Comme lui, beaucoup de lecteurs déplorent l’excessive ‘discrétion’ du journal sur ce sujet. ‘Pourquoi cette disparition sans explication aucune ?’, demande Christiane Maibach (Lyon). ‘Le départ de Robert Solé est aussi désolant que le silence qui l’entoure’, remarque Jean-Louis Baril (Saint-Cloud, Hauts-de-Seine). ‘Si Robert Solé part en raison de réorganisations ou parce qu’il n’apprécie pas les nouvelles orientations du Monde, je suis encore plus triste’, regrette Mireille Nathanson (Paris).

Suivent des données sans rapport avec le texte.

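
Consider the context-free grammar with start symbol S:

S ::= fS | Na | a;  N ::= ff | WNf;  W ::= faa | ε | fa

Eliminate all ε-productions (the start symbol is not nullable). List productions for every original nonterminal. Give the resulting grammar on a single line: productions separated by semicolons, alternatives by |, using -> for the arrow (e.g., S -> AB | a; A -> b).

Nullable set: {W}.
N -> WNf: W nullable, giving Nf | WNf.
Drop W -> ε.
Unchanged (no nullable symbols): S -> Na; S -> a; S -> fS; N -> ff; W -> fa; W -> faa.

S -> a | Na | fS; N -> Nf | ff | WNf; W -> fa | faa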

Les plus choqués, enfin, s’insurgent. ‘On ne nous demande jamais notre avis, nous, lecteurs fidèles’, proteste Jean-Pierre Leterrier (Neuilly, Hauts-de-Seine). ‘Vous pourriez avoir l’élégance et la politesse d’annoncer les départs des rédacteurs ou des directeurs, suggère Pierre Noblecourt (Cabriès, Bouches-du-Rhône). Vous oubliez qu’ils font partie des familiers des foyers des lecteurs. Il a fallu la chronique de la médiatrice pour apprendre et comprendre quelque chose au départ de Fottorino.’
Créer un espace consacré aux mouvements au sein de la rédaction ne serait pas une mauvaise idée, car Robert Solé, s’il est le plus visible, ne sera pas le seul à partir. Son départ s’explique en effet par l’ouverture de la clause dite ‘de cession’ prévue par une loi votée (à l’unanimité) en 1935, afin de protéger la liberté de la presse. Elle permet à tout journaliste de quitter son entreprise après un changement significatif du capital, en bénéficiant des conditions d’un licenciement.
Au Monde, c’est, bien sûr, la première fois qu’elle s’exerce. Une douzaine de journalistes – dont Robert Solé – ont déjà demandé à en bénéficier pour des motifs divers et strictement personnels – non en raison de divergences avec la rédaction. D’ici à la fin du mois de juin, d’autres suivront… y compris moi-même, dès le 16 mars.
Il était de mon devoir – le dernier – de vous l’expliquer. Adieu donc, chers lecteurs, et merci ! Quant à la suite, ne vous inquiétez pas, elle sera assurée. Si, par extraordinaire, tel n’était pas le cas, il serait temps, alors, de vous alarmer.’